Lagendijk, Uluslararası Antalya Üniversitesinde öğrencilerle bir araya geldi. Lagendijk, yaptığı konuşmada, Türkiye'nin AB üyesi olması halinde AB'nin siyasi ve coğrafi anlamda daha büyük öneme sahip olacağını kaydetti.
Buna rağmen AB üyesi ülkelerin uzun dönemli bu stratejik düşünceyi yeterince benimsemediğine değinen Lagendijk, "Avrupa'da devam eden ekonomik krize bakınca AB'de, Türkiye'nin büyük bir rol oynayacağını düşünmek yanlış olmazdı herhalde" diye konuştu.

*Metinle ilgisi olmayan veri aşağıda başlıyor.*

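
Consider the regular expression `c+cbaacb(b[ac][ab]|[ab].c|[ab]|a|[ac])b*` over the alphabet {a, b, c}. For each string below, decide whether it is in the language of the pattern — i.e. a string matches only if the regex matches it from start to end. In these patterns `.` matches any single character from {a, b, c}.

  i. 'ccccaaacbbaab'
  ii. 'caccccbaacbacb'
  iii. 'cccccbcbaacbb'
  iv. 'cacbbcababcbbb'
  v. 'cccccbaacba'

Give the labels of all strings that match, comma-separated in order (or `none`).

v

i → no match
ii → no match
iii → no match
iv → no match
v. 'cccccbaacba' → match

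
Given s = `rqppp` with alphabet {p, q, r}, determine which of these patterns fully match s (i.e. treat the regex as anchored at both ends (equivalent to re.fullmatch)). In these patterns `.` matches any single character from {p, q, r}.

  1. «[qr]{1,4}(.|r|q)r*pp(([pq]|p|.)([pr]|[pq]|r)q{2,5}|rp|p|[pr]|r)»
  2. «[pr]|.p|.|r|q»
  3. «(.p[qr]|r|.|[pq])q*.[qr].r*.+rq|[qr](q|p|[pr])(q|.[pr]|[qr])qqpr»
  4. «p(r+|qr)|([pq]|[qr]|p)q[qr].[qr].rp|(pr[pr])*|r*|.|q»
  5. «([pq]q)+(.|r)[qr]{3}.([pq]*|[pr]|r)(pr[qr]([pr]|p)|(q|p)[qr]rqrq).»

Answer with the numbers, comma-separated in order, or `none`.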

AB ülkelerinde, Türkiye'nin 2007 ve 2008'den bu yana reformlar konusunda yavaşlama olduğu yönünde bir düşünce olduğunu vurgulayan Lagendijk, şöyle konuştu:
"Her nedense hükümet artık reform sürecinde istekli görünmüyor. Soru, şimdi Türkiye'nin AB'nin bu yolda ilerlemeyi isteyip istemediğidir. Belki hükümet bu konuda çok fazla mutlu değil. Eğer geriye dönüp bakarsak 2002 zamanlarına, reform şekillerine baktığımız zaman Türkiye, 2002'den bu yana çok derin reformlardan geçti. Örneğin ordunun siyasetteki rolünün azaltılması. Bu, AB için önemli bir konuydu. Bence bu çok büyük başarıya ulaştı."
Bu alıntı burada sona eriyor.